3 rounds for time of:
7 bar muscle-ups
205-lb. squat clean and jerks, 7 reps

Gymnastics Positions

Watch the video above and you’ll notice that the athlete, Dave Durante, keeps his legs straight and his body long throughout the entire movement.  Even as he moves into the kip his knees remain straight and you can see him move from superman to hollow identically each rep.

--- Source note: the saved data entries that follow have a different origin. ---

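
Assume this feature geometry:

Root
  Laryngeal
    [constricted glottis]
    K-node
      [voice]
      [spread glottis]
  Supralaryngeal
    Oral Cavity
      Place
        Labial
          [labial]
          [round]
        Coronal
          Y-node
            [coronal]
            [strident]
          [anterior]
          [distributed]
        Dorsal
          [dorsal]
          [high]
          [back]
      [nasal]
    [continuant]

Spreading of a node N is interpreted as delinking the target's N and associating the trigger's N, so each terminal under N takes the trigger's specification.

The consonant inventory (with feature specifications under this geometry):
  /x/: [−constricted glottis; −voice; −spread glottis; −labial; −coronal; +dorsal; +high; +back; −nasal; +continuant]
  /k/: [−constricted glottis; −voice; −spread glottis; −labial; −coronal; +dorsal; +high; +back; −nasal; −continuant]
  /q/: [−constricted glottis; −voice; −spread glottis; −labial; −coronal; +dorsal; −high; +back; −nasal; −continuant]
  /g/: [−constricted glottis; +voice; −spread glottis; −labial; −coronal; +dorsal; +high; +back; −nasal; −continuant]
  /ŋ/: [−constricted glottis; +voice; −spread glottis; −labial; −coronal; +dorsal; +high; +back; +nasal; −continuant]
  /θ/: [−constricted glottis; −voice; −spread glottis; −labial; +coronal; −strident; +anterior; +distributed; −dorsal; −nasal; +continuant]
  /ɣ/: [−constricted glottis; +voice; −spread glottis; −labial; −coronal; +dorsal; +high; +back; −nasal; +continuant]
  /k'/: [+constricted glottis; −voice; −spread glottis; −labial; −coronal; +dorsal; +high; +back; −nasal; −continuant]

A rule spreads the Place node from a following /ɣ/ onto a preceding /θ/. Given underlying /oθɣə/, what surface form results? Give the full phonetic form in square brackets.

The Place node dominates the terminals [labial], [round], [coronal], [strident], [anterior], [distributed], [dorsal], [high], [back].
After delinking /θ/'s Place and linking /ɣ/'s, the affected terminals become [−labial], [−coronal], [+dorsal], [+high], [+back]; [constricted glottis], [voice], [spread glottis], … (outside Place) are retained from /θ/.
The resulting bundle matches /x/ in the inventory; substituting it for /θ/ gives [oxɣə].

[oxɣə]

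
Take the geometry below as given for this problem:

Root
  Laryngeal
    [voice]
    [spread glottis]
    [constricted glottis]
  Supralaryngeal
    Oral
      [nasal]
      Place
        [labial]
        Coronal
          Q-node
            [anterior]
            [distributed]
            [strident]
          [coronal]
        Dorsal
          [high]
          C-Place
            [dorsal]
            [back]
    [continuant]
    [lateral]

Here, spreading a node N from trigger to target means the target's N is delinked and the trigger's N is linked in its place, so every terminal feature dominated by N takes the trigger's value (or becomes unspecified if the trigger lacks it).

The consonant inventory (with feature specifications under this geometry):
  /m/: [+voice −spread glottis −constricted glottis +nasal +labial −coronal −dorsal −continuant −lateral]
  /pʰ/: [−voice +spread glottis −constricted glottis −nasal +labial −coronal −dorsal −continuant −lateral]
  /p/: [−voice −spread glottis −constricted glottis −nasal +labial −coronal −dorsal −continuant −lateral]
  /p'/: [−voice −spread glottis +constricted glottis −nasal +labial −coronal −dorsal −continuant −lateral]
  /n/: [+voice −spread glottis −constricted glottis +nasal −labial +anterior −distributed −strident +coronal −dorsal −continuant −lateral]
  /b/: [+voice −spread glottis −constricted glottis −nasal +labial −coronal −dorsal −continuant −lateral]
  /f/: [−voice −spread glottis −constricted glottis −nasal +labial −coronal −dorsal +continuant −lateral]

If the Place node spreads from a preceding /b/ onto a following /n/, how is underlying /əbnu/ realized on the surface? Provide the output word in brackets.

Terminals under Place in this geometry: [labial], [anterior], [distributed], [strident], [coronal], [high], [dorsal], [back].
Spreading Place from /b/ onto /n/ replaces those values with /b/'s: [+labial], [−coronal], [−dorsal]. Features outside Place ([voice], [spread glottis], [constricted glottis], …) stay as in /n/.
The resulting bundle matches /m/ in the inventory; substituting it for /n/ gives [əbmu].

[əbmu]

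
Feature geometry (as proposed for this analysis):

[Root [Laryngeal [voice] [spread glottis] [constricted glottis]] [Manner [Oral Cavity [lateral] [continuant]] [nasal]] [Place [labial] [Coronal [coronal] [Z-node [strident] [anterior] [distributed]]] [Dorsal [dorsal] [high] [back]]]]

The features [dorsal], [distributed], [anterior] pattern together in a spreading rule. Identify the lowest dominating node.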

Gymnastics begins with positions.  What are the positions we need to get into?  In today’s case, it’s superman and hollow hold.  The next step is developing the ability to get into these positions quickly, and for most of us this is where things begin to fall apart.  When we perform hollow holds and supermans on the floor everyone’s legs are straight, bellies are tight and arms are extended, but when we take these positions to the pull-up bar and perform a kipping pull-up what happens?  Often the legs bend, bellies are over-extended and arms begin to pull too early.  We anticipate the end-goal and we bypass everything in-between.  If we’re strong enough, it works but it keeps us from ever reaching our true potential.

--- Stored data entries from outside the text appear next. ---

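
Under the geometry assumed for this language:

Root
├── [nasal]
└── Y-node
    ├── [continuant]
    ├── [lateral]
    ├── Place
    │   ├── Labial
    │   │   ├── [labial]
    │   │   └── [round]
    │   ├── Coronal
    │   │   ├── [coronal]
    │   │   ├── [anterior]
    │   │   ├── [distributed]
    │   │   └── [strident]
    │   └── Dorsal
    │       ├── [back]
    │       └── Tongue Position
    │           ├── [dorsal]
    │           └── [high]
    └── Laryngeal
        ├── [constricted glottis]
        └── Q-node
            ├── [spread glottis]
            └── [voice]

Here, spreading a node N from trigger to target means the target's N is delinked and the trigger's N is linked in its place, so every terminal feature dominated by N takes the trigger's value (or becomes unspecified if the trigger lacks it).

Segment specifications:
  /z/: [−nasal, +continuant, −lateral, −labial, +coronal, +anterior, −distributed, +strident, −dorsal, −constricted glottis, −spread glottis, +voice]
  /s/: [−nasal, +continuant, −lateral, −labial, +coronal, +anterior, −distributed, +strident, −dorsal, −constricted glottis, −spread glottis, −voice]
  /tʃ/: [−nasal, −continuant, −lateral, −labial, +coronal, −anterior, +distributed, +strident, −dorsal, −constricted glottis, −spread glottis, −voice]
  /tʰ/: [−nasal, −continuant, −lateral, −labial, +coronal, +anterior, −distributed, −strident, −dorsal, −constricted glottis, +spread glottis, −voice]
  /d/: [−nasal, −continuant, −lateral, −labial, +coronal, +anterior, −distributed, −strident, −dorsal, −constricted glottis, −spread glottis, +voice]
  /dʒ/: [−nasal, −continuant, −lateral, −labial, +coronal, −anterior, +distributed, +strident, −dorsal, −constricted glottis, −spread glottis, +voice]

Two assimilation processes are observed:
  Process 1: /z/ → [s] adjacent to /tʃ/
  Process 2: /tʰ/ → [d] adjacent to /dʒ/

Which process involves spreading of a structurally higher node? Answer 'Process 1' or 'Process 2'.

Process 1 alters [voice]; the lowest dominating node is [voice] (depth 4 from Root).
Process 2 alters [voice], [spread glottis]; the lowest common ancestor is Q-node (depth 3 from Root).
Q-node (depth 3) sits above [voice] (depth 4), making Process 2 the one with the higher spreading node.

Process 2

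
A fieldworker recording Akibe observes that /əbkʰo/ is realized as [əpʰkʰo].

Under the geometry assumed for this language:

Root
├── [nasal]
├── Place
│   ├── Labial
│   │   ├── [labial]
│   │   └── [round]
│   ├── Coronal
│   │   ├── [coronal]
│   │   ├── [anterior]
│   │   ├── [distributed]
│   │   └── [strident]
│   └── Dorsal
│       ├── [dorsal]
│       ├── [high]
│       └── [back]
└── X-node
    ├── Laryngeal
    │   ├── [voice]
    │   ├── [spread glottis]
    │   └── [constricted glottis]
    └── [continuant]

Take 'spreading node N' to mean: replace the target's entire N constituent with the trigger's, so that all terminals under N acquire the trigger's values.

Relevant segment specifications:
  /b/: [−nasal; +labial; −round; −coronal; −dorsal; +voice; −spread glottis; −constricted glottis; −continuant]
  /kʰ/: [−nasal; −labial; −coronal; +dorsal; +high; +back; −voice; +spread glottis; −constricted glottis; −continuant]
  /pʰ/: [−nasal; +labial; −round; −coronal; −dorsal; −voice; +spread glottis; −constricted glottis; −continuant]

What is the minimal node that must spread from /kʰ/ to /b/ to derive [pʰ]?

Laryngeal

Feature comparison: [voice], [spread glottis] differ between /b/ and [pʰ]; the remaining terminals match.
These terminals are all dominated by Laryngeal, and no proper subconstituent of Laryngeal covers them all; Laryngeal is their lowest common ancestor.
Spreading Laryngeal from /kʰ/ overwrites each of those terminals with /kʰ/'s values, yielding exactly [pʰ].
Features on which the two segments disagree outside Laryngeal, such as [dorsal], [labial], are unchanged — nothing dominating them spread, and Laryngeal is the minimal sufficient constituent.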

Drilling these positions is not just to look like we know what we are doing.  They are the foundation on which the gymnastics movements rest.  If you can do a chest-to-bar pullup and a dip, you are strong enough to do a muscle-up, ring or bar.  What is lacking for most is the ability to stick to the correct positions once you add the intensity of performing the complete movement.  When things begin falling apart, start over with the basics:  what positions do you need to hit and how do you get from one to the other quickly?  Until the correct positions become your natural movement pattern you will continue to struggle with the basic gymnastics movements, so put in the work now and you will welcome WODs like these later.